Kelompok yang terdiri dari seorang pemimpin Katolik, ahli strategi digital, dan penulis drama populer, berhasil melampaui harapan terliarnya. Dalam beberapa minggu, ratusan ribu orang turun ke Kolombo. Setelah awalnya bentrok dengan polisi, pengunjuk rasa menduduki gedung-gedung utama pemerintah dan tempat tinggal, memaksa Presiden Gotabaya Rajapaksa dan perdana menteri berjanji untuk mundur.
"Saya masih mencoba untuk memprosesnya," kata Chameera Dedduwage yang merupakan ahli strategi digital di sebuah perusahaan periklanan besar dan menjadi bagian dari tim yang membantu mengatur pemberontakan.
"Itu 50 persen perencanaan dan koordinasi, 30 persen lagi kemauan rakyat dan 20 persen keberuntungan," katanya.
Dalam wawancara, para veteran dari pertemuan-pertemuan kecil itu menggambarkan cara mereka menyetujui kampanye multi-cabang. Upayan ini untuk menyuntikkan kehidupan baru ke dalam gerakan yang dikenal luas sebagai "Aragalaya" atau "perjuangan" di Sinhala.
Gerakan itu dimulai pada Maret, ketika ribuan orang turun ke jalan untuk melampiaskan kemarahan akibat pemadaman listrik yang berkepanjangan dan harga yang melonjak. Kondisi ini menyoroti keluarga Rajapaksa yang telah mendominasi politik negara itu selama 20 tahun terakhir untuk meninggalkan kekuasaan.

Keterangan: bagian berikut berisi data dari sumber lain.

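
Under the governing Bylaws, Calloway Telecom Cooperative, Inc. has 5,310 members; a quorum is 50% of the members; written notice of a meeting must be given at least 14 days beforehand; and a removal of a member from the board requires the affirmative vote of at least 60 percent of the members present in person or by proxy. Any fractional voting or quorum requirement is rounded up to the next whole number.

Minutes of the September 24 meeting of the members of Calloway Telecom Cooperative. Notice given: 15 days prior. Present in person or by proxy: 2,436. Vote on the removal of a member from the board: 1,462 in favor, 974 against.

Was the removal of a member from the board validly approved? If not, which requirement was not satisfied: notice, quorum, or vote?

Invalid — quorum requirement not satisfied.

Notice: 15 days given; 14 required. Satisfied.
Quorum: 50% of 5,310 = 2,655; 2,436 present. Not satisfied.
Vote: requires three-fifths of those present (2,436); 3/5 of 2436 = 1461.60, rounded up to 1462, so 1,462 needed; 1,462 in favor. Satisfied.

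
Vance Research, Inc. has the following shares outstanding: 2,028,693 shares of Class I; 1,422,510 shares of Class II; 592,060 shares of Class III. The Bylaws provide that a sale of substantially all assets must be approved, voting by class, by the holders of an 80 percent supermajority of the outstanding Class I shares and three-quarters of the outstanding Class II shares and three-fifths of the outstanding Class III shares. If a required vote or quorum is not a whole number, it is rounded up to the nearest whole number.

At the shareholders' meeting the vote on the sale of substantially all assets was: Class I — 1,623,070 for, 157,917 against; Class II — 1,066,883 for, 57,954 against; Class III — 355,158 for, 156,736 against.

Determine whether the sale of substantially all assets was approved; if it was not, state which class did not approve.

Not approved — the Class III shares did not give the required vote.

Class I: 4/5 of 2028693 = 1622954.40, rounded up to 1622955; 1,622,955 required, 1,623,070 in favor — approved.
Class II: 3/4 of 1422510 = 1066882.50, rounded up to 1066883; 1,066,883 required, 1,066,883 in favor — approved.
Class III: 3/5 of 592060 = 355236; 355,236 required, 355,158 in favor — not approved.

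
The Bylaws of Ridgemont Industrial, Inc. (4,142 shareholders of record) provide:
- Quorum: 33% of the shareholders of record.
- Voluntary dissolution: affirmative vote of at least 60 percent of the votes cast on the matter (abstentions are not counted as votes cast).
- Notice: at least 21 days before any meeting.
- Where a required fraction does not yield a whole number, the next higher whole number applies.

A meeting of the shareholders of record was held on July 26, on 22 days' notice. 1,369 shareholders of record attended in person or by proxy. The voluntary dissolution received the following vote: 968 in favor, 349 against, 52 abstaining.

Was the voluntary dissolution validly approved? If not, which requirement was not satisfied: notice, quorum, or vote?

Valid — all requirements satisfied.

Notice: 22 days given; 21 required. Satisfied.
Quorum: 33% of 4,142 = 1,366.86, rounded up to 1,367; 1,369 present. Satisfied.
Vote: requires three-fifths of the votes cast (1,369 − 52 abstaining = 1,317); 3/5 of 1317 = 790.20, rounded up to 791, so 791 needed; 968 in favor. Satisfied.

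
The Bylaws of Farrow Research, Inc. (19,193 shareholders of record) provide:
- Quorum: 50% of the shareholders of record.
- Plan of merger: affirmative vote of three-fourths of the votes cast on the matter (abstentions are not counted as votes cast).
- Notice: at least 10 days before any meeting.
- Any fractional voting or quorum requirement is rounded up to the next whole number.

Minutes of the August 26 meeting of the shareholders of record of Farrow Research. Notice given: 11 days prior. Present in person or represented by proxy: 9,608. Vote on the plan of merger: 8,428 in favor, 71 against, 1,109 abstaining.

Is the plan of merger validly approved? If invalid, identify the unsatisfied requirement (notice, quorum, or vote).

Notice: 11 days given; 10 required. Satisfied.
Quorum: 50% of 19,193 = 9,596.50, rounded up to 9,597; 9,608 present. Satisfied.
Vote: requires three-fourths of the votes cast (9,608 − 1,109 abstaining = 8,499); 3/4 of 8499 = 6374.25, rounded up to 6375, so 6,375 needed; 8,428 in favor. Satisfied.

Valid — all requirements satisfied.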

Pada 9 Mei, kakak laki-laki Rajapaksa, Mahinda yang menjadi presiden dari 2005-2015 dan saat itu menjabat sebagai perdana menteri akhirnya mengundurkan diri. Pada 9 Juni, adik laki-laki Rajapaksa Basil mengundurkan diri sebagai anggota parlemen.
Atas keberhasilan itu, para aktivis Aragaya menargetkan 9 Juli sebagai hari yang diharapkan untuk menggulingkan presiden sendiri. Sebuah rencana muncul untuk menggabungkan agitasi daring, pertemuan dengan partai politik, serikat buruh, dan kelompok mahasiswa.
Dedduwage menyatakan, Sri Lanka memiliki sekitar lima juta rumah tangga dan delapan juta akun Facebook aktif. Jumlah ini menjadikan penjangkauan secara daring sebagai cara yang sangat efektif untuk menjangkau para demonstran.
"Yang berarti pada dasarnya melalui Facebook, kita praktis dapat menjangkau setiap sudut negara tanpa biaya," kata Dedduwage.
Selain itu, kelompok Aragalaya meminta sukarelawan untuk mengunjungi ribuan rumah di seluruh penjuru Kolombo, termasuk perumahan pemerintah kelas menengah, beberapa warga bisa menempuh dengan berjalan kaki ke lokasi protes utama. Untuk mendatangkan orang-orang dari luar kota, para aktivis mengimbau lebih dari 30 situs "Gota Go Village" yang bermunculan di kota-kota di seluruh negeri.